Dann gibt es doch bestimmt jemanden, der diese Ding schon mal gekauft und dann auch ausprobiert hat :m 

Taucht das was für den Einsatz aufm Belly ??????????????????


----------



## Torsk_SH (30. März 2006)

*AW: Fischfinder aus dem Supermarkt*

Moin Nobel!

Neee lass mal den S***** wo er ist.

Für gerade mal 20€ mehr bekommst Du schon ein Eagle Cuda 128.
Da reicht für Dein Vorhaben dicke!

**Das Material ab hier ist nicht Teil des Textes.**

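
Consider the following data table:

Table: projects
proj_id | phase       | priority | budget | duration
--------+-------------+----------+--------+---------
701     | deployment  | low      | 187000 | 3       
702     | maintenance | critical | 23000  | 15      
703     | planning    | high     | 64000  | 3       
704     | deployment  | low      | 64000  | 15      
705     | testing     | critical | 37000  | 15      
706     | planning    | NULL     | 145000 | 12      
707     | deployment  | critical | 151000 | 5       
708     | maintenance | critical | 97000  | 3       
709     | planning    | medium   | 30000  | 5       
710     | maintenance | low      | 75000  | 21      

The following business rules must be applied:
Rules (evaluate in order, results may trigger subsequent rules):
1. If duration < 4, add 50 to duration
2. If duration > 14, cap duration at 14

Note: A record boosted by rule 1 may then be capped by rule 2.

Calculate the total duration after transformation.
120

Step 1: Apply rule 1 to records with duration < 4
  - 3 records get bonus of 50
  - Of these, 3 records then exceed 14 and get capped
Step 2: Apply rule 2 to records with duration > 14
  - 4 records (original) are capped
Step 3: Calculate final sum = 120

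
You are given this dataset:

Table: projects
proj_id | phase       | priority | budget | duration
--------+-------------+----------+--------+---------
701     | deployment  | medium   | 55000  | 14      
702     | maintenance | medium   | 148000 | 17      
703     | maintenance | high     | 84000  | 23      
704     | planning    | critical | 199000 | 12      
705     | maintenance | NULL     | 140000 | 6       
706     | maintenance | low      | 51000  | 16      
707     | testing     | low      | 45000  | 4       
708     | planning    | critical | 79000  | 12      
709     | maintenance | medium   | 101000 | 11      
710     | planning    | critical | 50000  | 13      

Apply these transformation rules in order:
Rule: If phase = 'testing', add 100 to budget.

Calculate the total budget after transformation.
952100

Step 1: Count records where phase = 'testing': 1
Step 2: Total bonus added: 1 × 100 = 100
Step 3: Original sum of budget: 952000
Step 4: Final sum = 952000 + 100 = 952100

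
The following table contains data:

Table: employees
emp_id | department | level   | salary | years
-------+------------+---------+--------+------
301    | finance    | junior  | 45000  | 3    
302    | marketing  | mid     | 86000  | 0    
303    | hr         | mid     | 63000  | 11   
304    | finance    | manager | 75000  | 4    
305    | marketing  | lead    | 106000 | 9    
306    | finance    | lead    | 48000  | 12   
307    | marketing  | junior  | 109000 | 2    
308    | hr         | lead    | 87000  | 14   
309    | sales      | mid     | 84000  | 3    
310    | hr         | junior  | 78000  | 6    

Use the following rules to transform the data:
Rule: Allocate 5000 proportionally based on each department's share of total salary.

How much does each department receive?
finance: 1075.54, hr: 1459.67, marketing: 1927.02, sales: 537.77

Step 1: Calculate total salary = 781000
Step 2: Calculate each department's proportion:
  finance: 168000/781000 = 21.51% → 1075.54
  hr: 228000/781000 = 29.19% → 1459.67
  marketing: 301000/781000 = 38.54% → 1927.02
  sales: 84000/781000 = 10.76% → 537.77
Step 3: Verify: sum of allocations ≈ 5000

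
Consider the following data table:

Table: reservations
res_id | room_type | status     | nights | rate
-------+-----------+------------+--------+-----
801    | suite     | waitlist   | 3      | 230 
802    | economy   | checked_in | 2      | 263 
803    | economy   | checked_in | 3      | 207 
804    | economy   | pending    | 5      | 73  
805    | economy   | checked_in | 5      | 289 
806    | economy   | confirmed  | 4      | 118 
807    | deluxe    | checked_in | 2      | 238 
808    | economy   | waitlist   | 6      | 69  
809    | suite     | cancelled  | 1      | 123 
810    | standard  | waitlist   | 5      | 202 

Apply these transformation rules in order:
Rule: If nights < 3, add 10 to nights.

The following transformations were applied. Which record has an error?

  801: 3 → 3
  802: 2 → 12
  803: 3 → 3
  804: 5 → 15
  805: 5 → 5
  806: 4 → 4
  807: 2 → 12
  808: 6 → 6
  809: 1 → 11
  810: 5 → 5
Record 804 has an error. The correct transformed value should be 5, not 15.

Step 1: Check each record against the rule
Step 2: Record 804 has nights = 5
Step 3: Since 5 >= 3, the bonus should not have been applied
Step 4: Correct value = 5, but claimed value = 15
Conclusion: Record 804 has the error.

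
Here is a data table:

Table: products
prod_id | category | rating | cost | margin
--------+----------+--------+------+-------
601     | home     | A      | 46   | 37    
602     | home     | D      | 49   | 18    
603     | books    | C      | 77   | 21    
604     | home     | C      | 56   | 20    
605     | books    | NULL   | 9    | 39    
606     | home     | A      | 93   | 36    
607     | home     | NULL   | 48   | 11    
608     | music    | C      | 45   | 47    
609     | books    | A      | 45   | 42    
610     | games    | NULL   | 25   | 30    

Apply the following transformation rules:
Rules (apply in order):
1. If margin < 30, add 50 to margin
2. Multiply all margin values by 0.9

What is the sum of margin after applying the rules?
450.9

Step 1: Apply Rule 1 - Add 50 to records with margin < 30
  - 4 records affected: 70 + (4 × 50) = 270
  - Unaffected records: 231
  - Sum after Rule 1: 501
Step 2: Apply Rule 2 - Multiply all by 0.9
  - 501 × 0.9 = 450.9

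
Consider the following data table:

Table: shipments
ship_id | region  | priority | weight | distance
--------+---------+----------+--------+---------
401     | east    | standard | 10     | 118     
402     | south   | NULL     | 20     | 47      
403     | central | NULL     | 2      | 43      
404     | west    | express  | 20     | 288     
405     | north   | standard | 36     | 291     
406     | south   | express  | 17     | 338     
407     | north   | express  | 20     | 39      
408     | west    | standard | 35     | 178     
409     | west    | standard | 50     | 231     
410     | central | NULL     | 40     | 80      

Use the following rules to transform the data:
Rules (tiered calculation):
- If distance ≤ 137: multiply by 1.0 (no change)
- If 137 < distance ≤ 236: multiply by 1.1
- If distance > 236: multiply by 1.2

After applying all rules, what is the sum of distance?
1877.3

Step 1: Tier 1 (distance ≤ 137): 5 records, sum = 327 × 1.0 = 327.0
Step 2: Tier 2 (137 < distance ≤ 236): 2 records, sum = 409 × 1.1 = 449.9
Step 3: Tier 3 (distance > 236): 3 records, sum = 917 × 1.2 = 1100.4
Step 4: Final sum = 327.0 + 449.9 + 1100.4 = 1877.3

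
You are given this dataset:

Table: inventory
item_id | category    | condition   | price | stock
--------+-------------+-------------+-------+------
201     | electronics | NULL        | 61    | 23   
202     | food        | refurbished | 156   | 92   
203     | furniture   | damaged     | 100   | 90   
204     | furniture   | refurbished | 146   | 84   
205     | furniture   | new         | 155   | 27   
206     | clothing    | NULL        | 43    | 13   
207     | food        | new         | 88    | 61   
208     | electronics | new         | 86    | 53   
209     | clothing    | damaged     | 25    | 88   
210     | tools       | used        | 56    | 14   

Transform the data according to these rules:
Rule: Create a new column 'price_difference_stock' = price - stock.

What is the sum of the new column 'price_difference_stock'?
371

Step 1: For each record, compute price - stock
Example calculations:
  61 - 23 = 38
  156 - 92 = 64
  100 - 90 = 10
  ...
Step 2: Sum all derived values
Step 3: Total = 371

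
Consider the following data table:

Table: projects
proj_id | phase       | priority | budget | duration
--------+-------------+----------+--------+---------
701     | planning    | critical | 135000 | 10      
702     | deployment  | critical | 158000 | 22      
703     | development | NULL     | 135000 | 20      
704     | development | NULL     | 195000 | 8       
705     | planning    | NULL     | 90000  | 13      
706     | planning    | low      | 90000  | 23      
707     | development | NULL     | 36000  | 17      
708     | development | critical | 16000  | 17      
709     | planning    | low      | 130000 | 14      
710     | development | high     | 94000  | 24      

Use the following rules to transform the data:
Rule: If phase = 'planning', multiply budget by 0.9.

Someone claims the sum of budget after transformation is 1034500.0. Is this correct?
Yes, the result is correct.

Step 1: Calculate the correct sum after transformation
Step 2: Apply multiplier 0.9 to records where phase = 'planning'
Step 3: Correct result = 1034500.0
Step 4: Claimed result = 1034500.0
Step 5: 1034500.0 = 1034500.0 ✓
Conclusion: The claimed result is correct.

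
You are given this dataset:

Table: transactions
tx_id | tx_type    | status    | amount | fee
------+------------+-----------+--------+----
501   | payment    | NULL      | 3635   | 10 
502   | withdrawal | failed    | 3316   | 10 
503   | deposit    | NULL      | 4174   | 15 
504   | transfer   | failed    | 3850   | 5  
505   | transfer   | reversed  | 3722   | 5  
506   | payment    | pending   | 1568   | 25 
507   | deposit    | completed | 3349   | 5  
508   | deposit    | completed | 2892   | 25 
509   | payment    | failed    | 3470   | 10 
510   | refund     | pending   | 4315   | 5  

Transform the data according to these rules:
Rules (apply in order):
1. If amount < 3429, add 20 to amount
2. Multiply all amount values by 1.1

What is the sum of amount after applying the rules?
37808.1

Step 1: Apply Rule 1 - Add 20 to records with amount < 3429
  - 4 records affected: 11125 + (4 × 20) = 11205
  - Unaffected records: 23166
  - Sum after Rule 1: 34371
Step 2: Apply Rule 2 - Multiply all by 1.1
  - 34371 × 1.1 = 37808.1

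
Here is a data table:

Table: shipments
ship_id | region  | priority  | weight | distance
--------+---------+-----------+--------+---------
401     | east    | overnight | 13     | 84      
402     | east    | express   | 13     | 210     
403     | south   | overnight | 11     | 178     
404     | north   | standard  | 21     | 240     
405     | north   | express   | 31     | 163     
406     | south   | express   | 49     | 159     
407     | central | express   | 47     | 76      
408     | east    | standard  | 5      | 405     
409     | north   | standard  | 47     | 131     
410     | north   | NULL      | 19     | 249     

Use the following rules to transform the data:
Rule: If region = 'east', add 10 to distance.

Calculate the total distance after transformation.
1925

Step 1: Count records where region = 'east': 3
Step 2: Total bonus added: 3 × 10 = 30
Step 3: Original sum of distance: 1895
Step 4: Final sum = 1895 + 30 = 1925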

Und ist viel besser als dieses Spielzeugteil.

Hier der Link zum Angebot

Klick


----------



## nobel (30. März 2006)

*AW: Fischfinder aus dem Supermarkt*

Danke Torsk #6​ 
Wusste gar nicht, dass es die in dieser Preisklasse überhaubt gibt :m​


----------



## Al99 (30. März 2006)

*AW: Fischfinder aus dem Supermarkt*

Hallo,

für 30 Euro mehr bekommt man aber nur die Festmontage-Version. Für eine portable Version muss man deutlich mehr hinlegen.

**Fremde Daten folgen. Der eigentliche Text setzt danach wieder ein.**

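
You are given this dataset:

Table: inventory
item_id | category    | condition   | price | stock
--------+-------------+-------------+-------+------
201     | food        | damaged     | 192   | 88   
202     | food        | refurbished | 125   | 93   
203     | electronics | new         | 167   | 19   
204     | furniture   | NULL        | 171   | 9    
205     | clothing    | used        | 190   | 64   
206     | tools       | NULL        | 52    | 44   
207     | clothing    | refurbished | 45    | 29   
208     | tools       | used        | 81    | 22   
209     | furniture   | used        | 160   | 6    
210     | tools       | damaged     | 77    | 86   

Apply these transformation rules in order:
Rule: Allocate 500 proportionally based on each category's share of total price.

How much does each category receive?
clothing: 93.25, electronics: 66.27, food: 125.79, furniture: 131.35, tools: 83.33

Step 1: Calculate total price = 1260
Step 2: Calculate each category's proportion:
  clothing: 235/1260 = 18.65% → 93.25
  electronics: 167/1260 = 13.25% → 66.27
  food: 317/1260 = 25.16% → 125.79
  furniture: 331/1260 = 26.27% → 131.35
  tools: 210/1260 = 16.67% → 83.33
Step 3: Verify: sum of allocations ≈ 500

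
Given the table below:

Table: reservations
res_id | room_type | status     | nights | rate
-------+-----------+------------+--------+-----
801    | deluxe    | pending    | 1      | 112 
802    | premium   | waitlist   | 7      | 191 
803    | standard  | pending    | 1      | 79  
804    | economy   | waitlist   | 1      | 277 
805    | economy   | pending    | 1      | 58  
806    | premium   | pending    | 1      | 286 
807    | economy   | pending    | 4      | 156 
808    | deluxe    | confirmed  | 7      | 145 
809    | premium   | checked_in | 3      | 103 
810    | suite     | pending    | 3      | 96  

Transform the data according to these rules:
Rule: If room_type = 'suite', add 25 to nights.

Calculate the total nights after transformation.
54

Step 1: Count records where room_type = 'suite': 1
Step 2: Total bonus added: 1 × 25 = 25
Step 3: Original sum of nights: 29
Step 4: Final sum = 29 + 25 = 54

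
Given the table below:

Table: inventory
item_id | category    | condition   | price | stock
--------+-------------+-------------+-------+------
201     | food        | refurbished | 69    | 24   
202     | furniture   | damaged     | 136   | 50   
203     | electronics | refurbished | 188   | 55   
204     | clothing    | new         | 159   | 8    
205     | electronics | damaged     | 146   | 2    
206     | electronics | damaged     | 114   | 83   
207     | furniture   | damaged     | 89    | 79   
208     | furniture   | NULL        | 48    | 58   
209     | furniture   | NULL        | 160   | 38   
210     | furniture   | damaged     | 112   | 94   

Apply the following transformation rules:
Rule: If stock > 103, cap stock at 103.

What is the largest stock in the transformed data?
94

Step 1: Original maximum stock = 94
Step 2: Check cap of 103 against maximum
Step 3: No records exceed the cap (max 94 <= cap 103), so no capping applies
Step 4: Maximum after transformation = 94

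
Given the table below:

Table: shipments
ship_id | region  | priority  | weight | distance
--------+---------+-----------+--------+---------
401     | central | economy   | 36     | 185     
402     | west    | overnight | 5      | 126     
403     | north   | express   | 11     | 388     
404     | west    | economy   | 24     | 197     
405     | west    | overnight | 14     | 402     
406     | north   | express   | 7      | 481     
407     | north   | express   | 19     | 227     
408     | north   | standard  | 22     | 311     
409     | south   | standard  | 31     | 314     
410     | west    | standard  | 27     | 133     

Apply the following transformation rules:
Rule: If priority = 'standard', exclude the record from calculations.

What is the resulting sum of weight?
116

Step 1: Identify records where priority = 'standard'
Step 2: The excluded records sum to 80
Step 3: Original total weight = 196
Step 4: Remaining total = 196 - 80 = 116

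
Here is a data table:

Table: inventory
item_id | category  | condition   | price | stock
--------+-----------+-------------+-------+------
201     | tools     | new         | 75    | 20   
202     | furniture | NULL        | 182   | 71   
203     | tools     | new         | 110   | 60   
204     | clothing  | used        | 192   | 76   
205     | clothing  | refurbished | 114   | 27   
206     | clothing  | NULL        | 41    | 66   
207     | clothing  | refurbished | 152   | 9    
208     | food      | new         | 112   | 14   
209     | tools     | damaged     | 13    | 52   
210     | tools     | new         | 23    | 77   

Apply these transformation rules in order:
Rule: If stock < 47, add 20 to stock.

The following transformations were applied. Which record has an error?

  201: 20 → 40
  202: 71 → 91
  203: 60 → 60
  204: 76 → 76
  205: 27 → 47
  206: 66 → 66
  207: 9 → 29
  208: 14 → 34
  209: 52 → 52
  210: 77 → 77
Record 202 has an error. The correct transformed value should be 71, not 91.

Step 1: Check each record against the rule
Step 2: Record 202 has stock = 71
Step 3: Since 71 >= 47, the bonus should not have been applied
Step 4: Correct value = 71, but claimed value = 91
Conclusion: Record 202 has the error.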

Hat denn das Lidl-Teil noch niemand getestst? Mich würden auch die Erfahrungen interessieren.

Viele Grüße

Al


----------



## Dxlfxn (30. März 2006)

*AW: Fischfinder aus dem Supermarkt*

Ist ein zuverlässiger Tiefenmesser.
Machst deine Schnur dran - und zählst dann die Wicklungen, bis es auf dem grund ist:m


----------



## Weißfischkiller90 (30. März 2006)

*AW: Fischfinder aus dem Supermarkt*

Nee, also wirklich nicht. 
Mit so einem Ding macht das keinen Spaß!#d 
Ich kenne andere Produkte aus diesem Laden und das ist NÜSCHT!|uhoh: 
Plastikkram,schlechte Verarbeitung,usw...!|gr: 
Nichst gegen diesen Laden, ihre Lebensmittel sind top, aber von angeln
haben die keine Ahnung.|abgelehn 

Gruß Tim|wavey:


----------



## Seelachs (31. März 2006)

*AW: Fischfinder aus dem Supermarkt*

Hallo,
Da lobe ich mir trozdem das kleine Bayern.
Da sind nähmlich ab sofort solche Dinge verboten.
Echolote und Ortungsgeräte jeglicher Art dürfen nicht genutzt werden.
Ist auch vom Waidmännischer Sicht her richtig.


----------



## Dxlfxn (31. März 2006)

*AW: Fischfinder aus dem Supermarkt*

Na, Seelachs....

Dürft ihr denn noch die Tiefe ausloten?
Echolote verbieten? Ist doch mal wieder ein Schuß in den Ofen. Die dümmliche Vorstellung, man sieht die Fische auf dem "Fernsehschirm" und kann ihnen die Köder so quasi ins Maul stopfen.
An großen und offenen Gewässern finde ich die Echolote durchaus angebracht. An kleineren Gewässern kann man darüber streiten - wie über viele andere Prakatiken sicherlich auch. Verbote sind immer etwas seltsam. Aber das ist ja mit dem Nachtangeln auch so eine Sache bei Euch - oder hat sich da was verändert?


----------



## Torsk_SH (31. März 2006)

*AW: Fischfinder aus dem Supermarkt*



			
				Seelachs schrieb:
			
		

> Hallo,
> Da lobe ich mir trozdem das kleine Bayern.
> Da sind nähmlich ab sofort solche Dinge verboten.
> Echolote und Ortungsgeräte jeglicher Art dürfen nicht genutzt werden.
> Ist auch vom Waidmännischer Sicht her richtig.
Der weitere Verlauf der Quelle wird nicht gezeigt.